В представленной подборке — стихи, написанные, когда автору было немногим больше двадцати. Но уже по ним виден фундамент, который годы спустя станет основой для полноценного мира. Интересно же знать, с чего все начиналось! В поэзии именно с этого:
Голуби вписывали в поднебесье алое
Сетки обезумевшего Меркатора.
Жаворонков архипелаг на заснеженных картах,
Девичьи сны и самого себя открывал я.
Земля отдавала холодный пейзаж небесам,
Взгляд как птица, из тьмы вернувшаяся в гнездо,
Замыкался, сброшенный с высоты, в телеса,
Только сердце мерцало погасшей звездой.
Интересен очерк Евгения Степанова об Алексее Кручёных — футуристе, экспериментаторе, в свое время сказавшего о революции так, как о нынешних временах мало кто сможет (имеются в виду не события, аналога которым нет и, дай бог, не будет, но — слепок с реальности):
Ночь… Нучь… тычь… туч…
Ход дрог… гроб… глух…
Звук пал… крик!
Блеск! НОЖ КР-Р!
Течь… кровь… тих…
Степанов так интерпретирует приведенный фрагмент: «Соединение сугестивной лексики и скрежещущей звукописи дает выразительную картину голода и смерти. Причем, в основе этого поэтического текста, написанного с элементами уместного здесь брахиколона, лежит не заумь (КР-Р!), а выверенное вербальное письмо».

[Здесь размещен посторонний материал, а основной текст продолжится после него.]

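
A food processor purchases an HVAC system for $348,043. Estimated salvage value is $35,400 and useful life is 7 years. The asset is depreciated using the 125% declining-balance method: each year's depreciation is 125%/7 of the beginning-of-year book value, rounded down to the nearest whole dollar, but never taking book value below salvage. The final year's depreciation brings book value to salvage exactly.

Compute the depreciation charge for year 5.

Depreciable base = $348,043 − $35,400 = $312,643.
Year 1: ⌊$348,043 × 125%/7⌋ = $62,150. Book value $285,893.
Year 2: ⌊$285,893 × 125%/7⌋ = $51,052. Book value $234,841.
Year 3: ⌊$234,841 × 125%/7⌋ = $41,935. Book value $192,906.
Year 4: ⌊$192,906 × 125%/7⌋ = $34,447. Book value $158,459.
Year 5: ⌊$158,459 × 125%/7⌋ = $28,296. Book value $130,163.

$28,296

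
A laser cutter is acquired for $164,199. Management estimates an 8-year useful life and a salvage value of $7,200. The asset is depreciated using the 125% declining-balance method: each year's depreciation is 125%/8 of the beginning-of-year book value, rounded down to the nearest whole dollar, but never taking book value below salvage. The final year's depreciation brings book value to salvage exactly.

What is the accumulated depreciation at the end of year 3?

$65,568

Depreciable base = $164,199 − $7,200 = $156,999.
Year 1: ⌊$164,199 × 125%/8⌋ = $25,656. Book value $138,543.
Year 2: ⌊$138,543 × 125%/8⌋ = $21,647. Book value $116,896.
Year 3: ⌊$116,896 × 125%/8⌋ = $18,265. Book value $98,631.
Accumulated through year 3 = $164,199 − $98,631 = $65,568.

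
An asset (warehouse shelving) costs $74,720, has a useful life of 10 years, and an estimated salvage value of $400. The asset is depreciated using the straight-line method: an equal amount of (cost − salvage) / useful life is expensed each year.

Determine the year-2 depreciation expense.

Depreciable base = $74,720 − $400 = $74,320.
Annual expense = $74,320 / 10 = $7,432.

$7,432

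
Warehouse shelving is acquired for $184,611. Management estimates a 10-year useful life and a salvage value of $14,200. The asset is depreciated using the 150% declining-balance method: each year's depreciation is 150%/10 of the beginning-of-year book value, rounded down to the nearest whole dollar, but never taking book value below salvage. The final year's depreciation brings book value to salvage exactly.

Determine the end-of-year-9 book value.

$42,761

Depreciable base = $184,611 − $14,200 = $170,411.
Year 1: ⌊$184,611 × 150%/10⌋ = $27,691. Book value $156,920.
Year 2: ⌊$156,920 × 150%/10⌋ = $23,538. Book value $133,382.
Year 3: ⌊$133,382 × 150%/10⌋ = $20,007. Book value $113,375.
Year 4: ⌊$113,375 × 150%/10⌋ = $17,006. Book value $96,369.
Year 5: ⌊$96,369 × 150%/10⌋ = $14,455. Book value $81,914.
Year 6: ⌊$81,914 × 150%/10⌋ = $12,287. Book value $69,627.
Year 7: ⌊$69,627 × 150%/10⌋ = $10,444. Book value $59,183.
Year 8: ⌊$59,183 × 150%/10⌋ = $8,877. Book value $50,306.
Year 9: ⌊$50,306 × 150%/10⌋ = $7,545. Book value $42,761.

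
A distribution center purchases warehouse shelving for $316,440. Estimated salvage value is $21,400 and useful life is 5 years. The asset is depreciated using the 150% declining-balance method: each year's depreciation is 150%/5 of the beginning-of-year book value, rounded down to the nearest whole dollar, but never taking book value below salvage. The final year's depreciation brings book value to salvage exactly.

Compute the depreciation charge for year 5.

Depreciable base = $316,440 − $21,400 = $295,040.
Year 1: ⌊$316,440 × 150%/5⌋ = $94,932. Book value $221,508.
Year 2: ⌊$221,508 × 150%/5⌋ = $66,452. Book value $155,056.
Year 3: ⌊$155,056 × 150%/5⌋ = $46,516. Book value $108,540.
Year 4: ⌊$108,540 × 150%/5⌋ = $32,562. Book value $75,978.
Year 5 (final): $75,978 − $21,400 = $54,578. Book value $21,400.

$54,578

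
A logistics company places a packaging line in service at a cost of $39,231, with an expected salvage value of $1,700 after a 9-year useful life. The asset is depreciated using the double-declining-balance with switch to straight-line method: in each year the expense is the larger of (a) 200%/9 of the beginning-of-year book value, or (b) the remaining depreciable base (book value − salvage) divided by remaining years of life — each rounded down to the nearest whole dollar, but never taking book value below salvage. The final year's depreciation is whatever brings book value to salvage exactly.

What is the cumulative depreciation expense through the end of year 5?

Depreciable base = $39,231 − $1,700 = $37,531.
Year 1: DB = ⌊$39,231 × 200%/9⌋ = $8,718; SL = ⌊$37,531/9⌋ = $4,170 → take DB $8,718. Book value $30,513.
Year 2: DB = ⌊$30,513 × 200%/9⌋ = $6,780; SL = ⌊$28,813/8⌋ = $3,601 → take DB $6,780. Book value $23,733.
Year 3: DB = ⌊$23,733 × 200%/9⌋ = $5,274; SL = ⌊$22,033/7⌋ = $3,147 → take DB $5,274. Book value $18,459.
Year 4: DB = ⌊$18,459 × 200%/9⌋ = $4,102; SL = ⌊$16,759/6⌋ = $2,793 → take DB $4,102. Book value $14,357.
Year 5: DB = ⌊$14,357 × 200%/9⌋ = $3,190; SL = ⌊$12,657/5⌋ = $2,531 → take DB $3,190. Book value $11,167.
Accumulated through year 5 = $39,231 − $11,167 = $28,064.

$28,064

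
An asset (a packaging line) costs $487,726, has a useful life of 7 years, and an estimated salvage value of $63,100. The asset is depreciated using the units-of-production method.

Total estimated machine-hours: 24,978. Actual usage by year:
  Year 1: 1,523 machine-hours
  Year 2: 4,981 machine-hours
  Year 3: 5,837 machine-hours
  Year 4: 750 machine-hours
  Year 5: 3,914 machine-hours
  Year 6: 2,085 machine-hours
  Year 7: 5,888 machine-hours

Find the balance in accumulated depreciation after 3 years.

$209,797

Depreciable base = $487,726 − $63,100 = $424,626.
Rate = $424,626 / 24,978 machine-hours = $17 per machine-hour.
Year 1: 1,523 × $17 = $25,891. Book value $461,835.
Year 2: 4,981 × $17 = $84,677. Book value $377,158.
Year 3: 5,837 × $17 = $99,229. Book value $277,929.
Accumulated through year 3 = $487,726 − $277,929 = $209,797.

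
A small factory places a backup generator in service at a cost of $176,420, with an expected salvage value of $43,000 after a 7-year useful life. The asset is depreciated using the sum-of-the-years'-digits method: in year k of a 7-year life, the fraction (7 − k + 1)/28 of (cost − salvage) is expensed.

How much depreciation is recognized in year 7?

Depreciable base = $176,420 − $43,000 = $133,420.
Sum of the years' digits = 7+6+5+4+3+2+1 = 28.
Year 1: $133,420 × 7/28 = $33,355. Book value $143,065.
Year 2: $133,420 × 6/28 = $28,590. Book value $114,475.
Year 3: $133,420 × 5/28 = $23,825. Book value $90,650.
Year 4: $133,420 × 4/28 = $19,060. Book value $71,590.
Year 5: $133,420 × 3/28 = $14,295. Book value $57,295.
Year 6: $133,420 × 2/28 = $9,530. Book value $47,765.
Year 7: $133,420 × 1/28 = $4,765. Book value $43,000.

$4,765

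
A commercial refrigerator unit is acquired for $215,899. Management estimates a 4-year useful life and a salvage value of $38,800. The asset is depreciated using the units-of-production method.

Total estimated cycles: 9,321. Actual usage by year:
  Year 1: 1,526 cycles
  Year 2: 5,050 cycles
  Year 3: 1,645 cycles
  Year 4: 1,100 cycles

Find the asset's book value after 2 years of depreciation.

$90,955

Depreciable base = $215,899 − $38,800 = $177,099.
Rate = $177,099 / 9,321 cycles = $19 per cycle.
Year 1: 1,526 × $19 = $28,994. Book value $186,905.
Year 2: 5,050 × $19 = $95,950. Book value $90,955.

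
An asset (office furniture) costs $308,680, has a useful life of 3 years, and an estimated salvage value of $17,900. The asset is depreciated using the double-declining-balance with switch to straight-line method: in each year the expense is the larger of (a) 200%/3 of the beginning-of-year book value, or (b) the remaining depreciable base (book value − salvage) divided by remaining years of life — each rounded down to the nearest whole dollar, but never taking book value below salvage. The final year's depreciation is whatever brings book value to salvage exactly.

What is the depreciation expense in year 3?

Depreciable base = $308,680 − $17,900 = $290,780.
Year 1: DB = ⌊$308,680 × 200%/3⌋ = $205,786; SL = ⌊$290,780/3⌋ = $96,926 → take DB $205,786. Book value $102,894.
Year 2: DB = ⌊$102,894 × 200%/3⌋ = $68,596; SL = ⌊$84,994/2⌋ = $42,497 → take DB $68,596. Book value $34,298.
Year 3 (final): $34,298 − $17,900 = $16,398. Book value $17,900.

$16,398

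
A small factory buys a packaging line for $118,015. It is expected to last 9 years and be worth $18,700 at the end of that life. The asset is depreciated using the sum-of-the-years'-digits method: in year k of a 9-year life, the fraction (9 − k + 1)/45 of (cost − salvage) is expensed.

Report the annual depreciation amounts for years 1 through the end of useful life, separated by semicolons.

Depreciable base = $118,015 − $18,700 = $99,315.
Sum of the years' digits = 9+8+7+6+5+4+3+2+1 = 45.
Year 1: $99,315 × 9/45 = $19,863. Book value $98,152.
Year 2: $99,315 × 8/45 = $17,656. Book value $80,496.
Year 3: $99,315 × 7/45 = $15,449. Book value $65,047.
Year 4: $99,315 × 6/45 = $13,242. Book value $51,805.
Year 5: $99,315 × 5/45 = $11,035. Book value $40,770.
Year 6: $99,315 × 4/45 = $8,828. Book value $31,942.
Year 7: $99,315 × 3/45 = $6,621. Book value $25,321.
Year 8: $99,315 × 2/45 = $4,414. Book value $20,907.
Year 9: $99,315 × 1/45 = $2,207. Book value $18,700.

$19,863; $17,656; $15,449; $13,242; $11,035; $8,828; $6,621; $4,414; $2,207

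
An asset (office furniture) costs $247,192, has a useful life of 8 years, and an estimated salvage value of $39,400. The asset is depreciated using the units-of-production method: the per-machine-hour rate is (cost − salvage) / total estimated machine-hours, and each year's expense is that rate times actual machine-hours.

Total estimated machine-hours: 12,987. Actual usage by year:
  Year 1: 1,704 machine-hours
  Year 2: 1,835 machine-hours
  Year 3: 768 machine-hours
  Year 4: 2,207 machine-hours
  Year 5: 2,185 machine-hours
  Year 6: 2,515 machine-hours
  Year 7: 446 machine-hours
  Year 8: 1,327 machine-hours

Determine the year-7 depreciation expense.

$7,136

Depreciable base = $247,192 − $39,400 = $207,792.
Rate = $207,792 / 12,987 machine-hours = $16 per machine-hour.
Year 1: 1,704 × $16 = $27,264. Book value $219,928.
Year 2: 1,835 × $16 = $29,360. Book value $190,568.
Year 3: 768 × $16 = $12,288. Book value $178,280.
Year 4: 2,207 × $16 = $35,312. Book value $142,968.
Year 5: 2,185 × $16 = $34,960. Book value $108,008.
Year 6: 2,515 × $16 = $40,240. Book value $67,768.
Year 7: 446 × $16 = $7,136. Book value $60,632.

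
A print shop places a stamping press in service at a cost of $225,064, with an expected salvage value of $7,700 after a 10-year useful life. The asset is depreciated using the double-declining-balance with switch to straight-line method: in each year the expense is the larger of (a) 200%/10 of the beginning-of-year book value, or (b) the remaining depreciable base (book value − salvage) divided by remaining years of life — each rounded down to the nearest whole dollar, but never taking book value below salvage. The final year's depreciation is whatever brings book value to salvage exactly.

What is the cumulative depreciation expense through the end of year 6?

$166,063

Depreciable base = $225,064 − $7,700 = $217,364.
Year 1: DB = ⌊$225,064 × 200%/10⌋ = $45,012; SL = ⌊$217,364/10⌋ = $21,736 → take DB $45,012. Book value $180,052.
Year 2: DB = ⌊$180,052 × 200%/10⌋ = $36,010; SL = ⌊$172,352/9⌋ = $19,150 → take DB $36,010. Book value $144,042.
Year 3: DB = ⌊$144,042 × 200%/10⌋ = $28,808; SL = ⌊$136,342/8⌋ = $17,042 → take DB $28,808. Book value $115,234.
Year 4: DB = ⌊$115,234 × 200%/10⌋ = $23,046; SL = ⌊$107,534/7⌋ = $15,362 → take DB $23,046. Book value $92,188.
Year 5: DB = ⌊$92,188 × 200%/10⌋ = $18,437; SL = ⌊$84,488/6⌋ = $14,081 → take DB $18,437. Book value $73,751.
Year 6: DB = ⌊$73,751 × 200%/10⌋ = $14,750; SL = ⌊$66,051/5⌋ = $13,210 → take DB $14,750. Book value $59,001.
Accumulated through year 6 = $225,064 − $59,001 = $166,063.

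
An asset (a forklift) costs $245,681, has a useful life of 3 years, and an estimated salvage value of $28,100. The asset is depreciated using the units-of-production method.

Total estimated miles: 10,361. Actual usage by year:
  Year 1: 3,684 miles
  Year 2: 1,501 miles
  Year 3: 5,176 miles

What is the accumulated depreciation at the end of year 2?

Depreciable base = $245,681 − $28,100 = $217,581.
Rate = $217,581 / 10,361 miles = $21 per mile.
Year 1: 3,684 × $21 = $77,364. Book value $168,317.
Year 2: 1,501 × $21 = $31,521. Book value $136,796.
Accumulated through year 2 = $245,681 − $136,796 = $108,885.

$108,885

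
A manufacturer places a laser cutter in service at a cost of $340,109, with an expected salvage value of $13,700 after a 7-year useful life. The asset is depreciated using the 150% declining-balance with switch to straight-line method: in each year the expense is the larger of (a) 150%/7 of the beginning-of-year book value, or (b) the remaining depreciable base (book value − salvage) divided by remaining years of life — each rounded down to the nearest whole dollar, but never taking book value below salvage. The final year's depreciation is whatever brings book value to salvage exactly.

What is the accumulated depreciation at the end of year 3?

$175,135

Depreciable base = $340,109 − $13,700 = $326,409.
Year 1: DB = ⌊$340,109 × 150%/7⌋ = $72,880; SL = ⌊$326,409/7⌋ = $46,629 → take DB $72,880. Book value $267,229.
Year 2: DB = ⌊$267,229 × 150%/7⌋ = $57,263; SL = ⌊$253,529/6⌋ = $42,254 → take DB $57,263. Book value $209,966.
Year 3: DB = ⌊$209,966 × 150%/7⌋ = $44,992; SL = ⌊$196,266/5⌋ = $39,253 → take DB $44,992. Book value $164,974.
Accumulated through year 3 = $340,109 − $164,974 = $175,135.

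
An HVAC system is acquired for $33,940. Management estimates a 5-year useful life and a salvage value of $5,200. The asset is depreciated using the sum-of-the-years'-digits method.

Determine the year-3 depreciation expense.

Depreciable base = $33,940 − $5,200 = $28,740.
Sum of the years' digits = 5+4+3+2+1 = 15.
Year 1: $28,740 × 5/15 = $9,580. Book value $24,360.
Year 2: $28,740 × 4/15 = $7,664. Book value $16,696.
Year 3: $28,740 × 3/15 = $5,748. Book value $10,948.

$5,748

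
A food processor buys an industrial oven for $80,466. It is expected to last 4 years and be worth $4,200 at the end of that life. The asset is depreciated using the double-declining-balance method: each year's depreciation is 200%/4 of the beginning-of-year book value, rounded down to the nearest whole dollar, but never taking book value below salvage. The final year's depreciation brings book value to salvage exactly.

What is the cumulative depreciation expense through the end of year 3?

Depreciable base = $80,466 − $4,200 = $76,266.
Year 1: ⌊$80,466 × 200%/4⌋ = $40,233. Book value $40,233.
Year 2: ⌊$40,233 × 200%/4⌋ = $20,116. Book value $20,117.
Year 3: ⌊$20,117 × 200%/4⌋ = $10,058. Book value $10,059.
Accumulated through year 3 = $80,466 − $10,059 = $70,407.

$70,407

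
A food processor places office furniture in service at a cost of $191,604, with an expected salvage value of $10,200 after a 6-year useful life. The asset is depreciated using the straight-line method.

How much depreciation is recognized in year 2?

Depreciable base = $191,604 − $10,200 = $181,404.
Annual expense = $181,404 / 6 = $30,234.

$30,234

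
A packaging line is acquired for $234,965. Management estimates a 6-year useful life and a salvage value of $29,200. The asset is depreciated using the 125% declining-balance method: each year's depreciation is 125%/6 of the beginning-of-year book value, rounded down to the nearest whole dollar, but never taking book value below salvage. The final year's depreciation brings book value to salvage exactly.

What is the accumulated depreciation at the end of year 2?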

Впрочем, основная задача статьи — найти в поэте пророка, рупора настоящего, но — предвидящего будущее. Пример пророчества найден — в 1943 году Кручёных предсказывает петлю для Муссолини («фальшист-висун» = фашист, которого повесили):
Ты навеки победой
себя оградила,
с нами —
крестная сила.
Скорей гони
дубиной в домовину
фальшиста-висуна,
горбатую свастину.
Вывод о пророке, но, в первую очередь, поэте, у Степанова логичен и очевиден: «Создавая заумный язык, внедряя его в жизнь, Кручёных оживлял традиционный лексикон, расширял возможности русской поэтической речи. Очень многое у поэта получилось».